Паук изловил муху и горд, другой кто – зайца, третий выловил мережей сардину, четвертый, скажем, вепря, еще кто-то медведя, иной – сарматов. А не насильники ли они все, если разобрать их основоположения? (X, 10)[35].

2. Когда Гевара утверждал, что имел доступ к переводу размышлений Марка Аврелия, он, вероятно, говорил неправду. И тем не менее в изготовленной им подделке Геваре, несомненно, удалось уловить слабый отголосок еще не изданного текста Марка Аврелия. Хочу быть правильно понятым: я не собираюсь включать Гевару в число предтеч остранения. Заключительный вывод речи дунайского крестьянина – «империя есть не что иное, как кража» – представлен нам как самоочевидный: он не возникает на фоне какого-то предшествующего непонимания и замутненности. Но текст Гевары наложил неизгладимую печать на последующее развитие остранения как литературного приема. С этого момента дикарь, крестьянин и животное – как по отдельности, так и в разных сочетаниях – стали использоваться в качестве персонажей, позволяющих выразить дистанцированный, остраненный, критический взгляд на общество. Остановлюсь на некоторых примерах – и начну со знаменитого текста Монтеня. Монтень наверняка знал геваровского «Марка Аврелия»: это была одна из любимых книг его отца[36]. В опыте «О каннибалах» Монтень с недоверчивым изумлением пересказывает дошедшие до него сообщения путешественников о жизни бразильских туземцев, чье мирное и невинное существование, казалось, воскрешало древние мифы о золотом веке. Но в конце очерка автор внезапно переносит читателя в Европу. Монтень говорит о трех бразильских туземцах, которых привезли во Францию. Отвечая на вопрос о том, что более всего поразило их во Франции, туземцы эти упомянули две вещи. Во-первых, им было удивительно, что такое множество больших бородатых людей (имелись в виду швейцарские стражники) подчиняется ребенку (имелся в виду французский король) вместо того, чтобы избрать себе вождя из своей собственной среды. Во-вторых же («у них есть та особенность в языке, что они называют людей „половинками“ друг друга», – поясняет Монтень),

они заметили, что между нами есть люди, обладающие в изобилии всем тем, чего только можно пожелать, в то время как их «половинки», истощенные голодом и нуждой, выпрашивают милостыню у их дверей; и они находили странным, как это столь нуждающиеся «половинки» могут терпеть такую несправедливость, – почему они не хватают тех других за горло и не поджигают их дома[37].
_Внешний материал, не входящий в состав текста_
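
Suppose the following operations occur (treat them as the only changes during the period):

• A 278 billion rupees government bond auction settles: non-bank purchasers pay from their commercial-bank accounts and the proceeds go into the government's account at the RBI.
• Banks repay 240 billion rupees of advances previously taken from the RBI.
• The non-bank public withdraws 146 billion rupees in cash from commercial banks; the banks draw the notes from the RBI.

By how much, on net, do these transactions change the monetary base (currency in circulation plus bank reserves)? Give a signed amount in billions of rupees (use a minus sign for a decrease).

Government account inflow 278 billion rupees: reserves shift to a non-base liability → −278B.
Discount-window repayment 240 billion rupees: RBI balance sheet contracts → −240B.
Currency withdrawal 146 billion rupees: just a shift between currency and reserves — both are base money → 0.
Net: −278 − 240 + 0 = -518 billion.

-518 billion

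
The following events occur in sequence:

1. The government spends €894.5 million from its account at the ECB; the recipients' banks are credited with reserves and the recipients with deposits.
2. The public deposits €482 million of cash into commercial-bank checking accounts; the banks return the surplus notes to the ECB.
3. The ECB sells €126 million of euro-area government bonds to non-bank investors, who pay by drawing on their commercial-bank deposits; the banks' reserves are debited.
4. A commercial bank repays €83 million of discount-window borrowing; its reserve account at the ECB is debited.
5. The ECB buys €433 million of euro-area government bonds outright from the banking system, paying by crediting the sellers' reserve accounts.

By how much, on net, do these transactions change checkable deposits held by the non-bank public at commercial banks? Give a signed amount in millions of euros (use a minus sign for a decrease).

+€1250.5 million

ECB balance sheet:
  Assets:      Securities +€307M, Loans to banks −€83M
  Liabilities: Bank reserves +€1600.5M, Currency in circulation −€482M, Government deposits −€894.5M
Commercial banking system:
  Assets:      Reserves at CB +€1600.5M, Securities −€433M
  Liabilities: Checkable deposits +€1250.5M, Borrowings from CB −€83M
So the change in checkable deposits held by the non-bank public at commercial banks is +€1250.5 million.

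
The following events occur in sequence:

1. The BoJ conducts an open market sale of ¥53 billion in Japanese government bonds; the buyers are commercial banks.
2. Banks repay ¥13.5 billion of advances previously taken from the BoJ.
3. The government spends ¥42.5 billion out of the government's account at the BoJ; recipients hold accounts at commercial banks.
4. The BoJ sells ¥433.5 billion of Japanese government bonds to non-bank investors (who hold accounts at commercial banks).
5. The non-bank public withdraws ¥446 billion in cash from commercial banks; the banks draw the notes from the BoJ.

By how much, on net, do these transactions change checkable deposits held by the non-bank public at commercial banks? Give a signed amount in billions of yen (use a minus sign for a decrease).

-¥837 billion

BoJ balance sheet:
  Assets:      Securities −¥486.5B, Loans to banks −¥13.5B
  Liabilities: Bank reserves −¥903.5B, Currency in circulation +¥446B, Government deposits −¥42.5B
Commercial banking system:
  Assets:      Reserves at CB −¥903.5B, Securities +¥53B
  Liabilities: Checkable deposits −¥837B, Borrowings from CB −¥13.5B
So the change in checkable deposits held by the non-bank public at commercial banks is -¥837 billion.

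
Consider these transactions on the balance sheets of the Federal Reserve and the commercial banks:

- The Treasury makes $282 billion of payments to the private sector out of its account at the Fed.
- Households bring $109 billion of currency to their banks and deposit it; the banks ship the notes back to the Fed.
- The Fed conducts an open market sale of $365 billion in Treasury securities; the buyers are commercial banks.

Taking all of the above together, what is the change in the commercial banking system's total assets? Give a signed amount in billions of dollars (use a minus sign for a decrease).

Fed balance sheet:
  Assets:      Securities −$365B
  Liabilities: Bank reserves +$26B, Currency in circulation −$109B, Government deposits −$282B
Commercial banking system:
  Assets:      Reserves at CB +$26B, Securities +$365B
  Liabilities: Checkable deposits +$391B
Change in total bank assets = +$391 billion.

+$391 billion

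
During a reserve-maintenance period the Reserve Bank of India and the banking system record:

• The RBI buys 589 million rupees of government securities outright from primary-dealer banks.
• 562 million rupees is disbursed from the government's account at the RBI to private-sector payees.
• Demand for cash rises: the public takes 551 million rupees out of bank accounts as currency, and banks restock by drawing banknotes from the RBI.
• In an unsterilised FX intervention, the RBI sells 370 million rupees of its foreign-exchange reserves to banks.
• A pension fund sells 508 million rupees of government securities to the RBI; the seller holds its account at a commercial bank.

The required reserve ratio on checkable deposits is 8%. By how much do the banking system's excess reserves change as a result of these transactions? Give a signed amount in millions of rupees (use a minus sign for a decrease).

OMO purchase (from banks) 589 million rupees: reserves +589M, deposits 0.
Government spending 562 million rupees: reserves +562M, deposits +562M.
Currency withdrawal 551 million rupees: reserves −551M, deposits −551M.
FX sale 370 million rupees: reserves −370M, deposits 0.
Asset purchase (from non-banks) 508 million rupees: reserves +508M, deposits +508M.
Totals: Δreserves = +738M, Δdeposits = +519M.
Δrequired reserves = 8% × +519M = +41.52M.
Δexcess reserves = Δreserves − Δrequired = +738M − (+41.52M) = +696.48 million.

+696.48 million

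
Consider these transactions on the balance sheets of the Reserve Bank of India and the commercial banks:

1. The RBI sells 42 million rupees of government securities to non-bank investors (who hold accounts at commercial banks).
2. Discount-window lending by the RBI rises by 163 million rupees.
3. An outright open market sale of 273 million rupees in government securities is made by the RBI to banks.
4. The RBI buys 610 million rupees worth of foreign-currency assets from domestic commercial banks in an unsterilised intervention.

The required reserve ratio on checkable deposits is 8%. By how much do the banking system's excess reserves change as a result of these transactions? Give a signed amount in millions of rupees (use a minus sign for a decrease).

+461.36 million

Asset sale (to non-banks) 42 million rupees: reserves −42M, deposits −42M.
Discount-window loan 163 million rupees: reserves +163M, deposits 0.
OMO sale (to banks) 273 million rupees: reserves −273M, deposits 0.
FX purchase 610 million rupees: reserves +610M, deposits 0.
Totals: Δreserves = +458M, Δdeposits = −42M.
Δrequired reserves = 8% × −42M = −3.36M.
Δexcess reserves = Δreserves − Δrequired = +458M − (−3.36M) = +461.36 million.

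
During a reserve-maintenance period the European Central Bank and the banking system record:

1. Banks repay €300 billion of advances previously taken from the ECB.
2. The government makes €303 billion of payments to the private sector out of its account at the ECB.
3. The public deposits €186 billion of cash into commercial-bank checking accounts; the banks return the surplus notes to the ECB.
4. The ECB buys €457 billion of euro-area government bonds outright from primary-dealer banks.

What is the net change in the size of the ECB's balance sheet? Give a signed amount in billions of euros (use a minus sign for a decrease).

+€157 billion

ECB balance sheet:
  Assets:      Securities +€457B, Loans to banks −€300B
  Liabilities: Bank reserves +€646B, Currency in circulation −€186B, Government deposits −€303B
Commercial banking system:
  Assets:      Reserves at CB +€646B, Securities −€457B
  Liabilities: Checkable deposits +€489B, Borrowings from CB −€300B
Change in total ECB assets = +€157 billion.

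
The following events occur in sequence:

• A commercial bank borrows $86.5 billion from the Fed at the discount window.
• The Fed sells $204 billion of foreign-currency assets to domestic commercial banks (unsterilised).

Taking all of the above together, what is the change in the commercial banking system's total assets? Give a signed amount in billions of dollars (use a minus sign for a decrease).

Fed balance sheet:
  Assets:      Loans to banks +$86.5B, Foreign assets −$204B
  Liabilities: Bank reserves −$117.5B
Commercial banking system:
  Assets:      Reserves at CB −$117.5B, Foreign assets +$204B
  Liabilities: Borrowings from CB +$86.5B
Change in total bank assets = +$86.5 billion.

+$86.5 billion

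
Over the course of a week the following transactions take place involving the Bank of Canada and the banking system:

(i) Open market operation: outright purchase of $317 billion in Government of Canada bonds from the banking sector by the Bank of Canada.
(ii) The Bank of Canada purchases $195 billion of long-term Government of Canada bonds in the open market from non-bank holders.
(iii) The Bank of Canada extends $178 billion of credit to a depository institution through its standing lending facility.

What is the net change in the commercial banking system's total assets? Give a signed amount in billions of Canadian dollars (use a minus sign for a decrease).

Bank of Canada balance sheet:
  Assets:      Securities +$512B, Loans to banks +$178B
  Liabilities: Bank reserves +$690B
Commercial banking system:
  Assets:      Reserves at CB +$690B, Securities −$317B
  Liabilities: Checkable deposits +$195B, Borrowings from CB +$178B
Change in total bank assets = +$373 billion.

+$373 billion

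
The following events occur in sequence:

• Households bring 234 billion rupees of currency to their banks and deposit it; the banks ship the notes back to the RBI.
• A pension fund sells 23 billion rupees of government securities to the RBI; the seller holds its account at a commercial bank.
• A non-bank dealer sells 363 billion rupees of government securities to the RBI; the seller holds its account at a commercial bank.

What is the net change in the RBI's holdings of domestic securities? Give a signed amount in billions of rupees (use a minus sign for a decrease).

+386 billion

Currency deposit 234 billion rupees: the RBI's securities portfolio is untouched → 0.
Asset purchase (from non-banks) 23 billion rupees: securities added to the RBI's portfolio → +23B.
Asset purchase (from non-banks) 363 billion rupees: securities added to the RBI's portfolio → +363B.
Net: 0 + 23 + 363 = +386 billion.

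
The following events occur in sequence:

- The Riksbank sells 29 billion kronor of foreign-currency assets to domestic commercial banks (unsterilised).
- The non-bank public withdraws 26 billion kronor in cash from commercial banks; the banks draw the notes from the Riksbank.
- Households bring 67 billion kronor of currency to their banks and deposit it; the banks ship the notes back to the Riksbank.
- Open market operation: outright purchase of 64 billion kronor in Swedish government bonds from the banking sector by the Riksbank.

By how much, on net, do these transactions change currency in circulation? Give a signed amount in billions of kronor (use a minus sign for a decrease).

-41 billion

Riksbank balance sheet:
  Assets:      Securities +64B, Foreign assets −29B
  Liabilities: Bank reserves +76B, Currency in circulation −41B
So the change in currency in circulation is -41 billion.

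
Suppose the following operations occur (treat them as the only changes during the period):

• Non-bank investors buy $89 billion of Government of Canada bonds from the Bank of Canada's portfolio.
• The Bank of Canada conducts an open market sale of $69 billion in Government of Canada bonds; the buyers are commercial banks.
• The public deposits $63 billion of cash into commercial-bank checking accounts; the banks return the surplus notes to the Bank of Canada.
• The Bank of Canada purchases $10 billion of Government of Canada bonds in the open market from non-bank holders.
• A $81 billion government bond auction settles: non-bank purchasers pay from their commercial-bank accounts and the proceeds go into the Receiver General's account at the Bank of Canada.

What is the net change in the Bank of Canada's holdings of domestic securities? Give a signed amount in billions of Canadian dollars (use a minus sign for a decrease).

-$148 billion

Asset sale (to non-banks) $89 billion: securities removed from the Bank of Canada's portfolio → −$89B.
OMO sale (to banks) $69 billion: securities removed from the Bank of Canada's portfolio → −$69B.
Currency deposit $63 billion: the Bank of Canada's securities portfolio is untouched → 0.
Asset purchase (from non-banks) $10 billion: securities added to the Bank of Canada's portfolio → +$10B.
Government account inflow $81 billion: the Bank of Canada's securities portfolio is untouched → 0.
Net: −89 − 69 + 0 + 10 + 0 = -$148 billion.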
Бразильские туземцы, неспособные воспринимать очевидное, смогли благодаря этому узреть нечто такое, что обычно скрыто от нас силою привычек и условностей. Монтеня восхитило это неумение относиться к реальности как к чему-то само собой разумеющемуся. Ведь он и сам был готов неустанно вопрошать себя обо всем на свете, начиная от оснований жизни в обществе и кончая мелкими подробностями повседневного существования. Удивление бразильских туземцев показывало, до какой степени европейское общество с его политическим и экономическим неравенством далеко отстоит от того, что сам Монтень называл «первозданной непосредственностью» (naifveté originelle)[38]. Naïf, nativus: любовь Монтеня к этому слову и соотносительное с этой любовью отвращение Монтеня ко всему искусственному ведут нас прямиком к понятию остранения. Если мы непонятливы, простодушны, если нас легко удивить, мы за счет этого получаем шанс увидеть нечто более важное, ухватить нечто более глубокое, более близкое к природе.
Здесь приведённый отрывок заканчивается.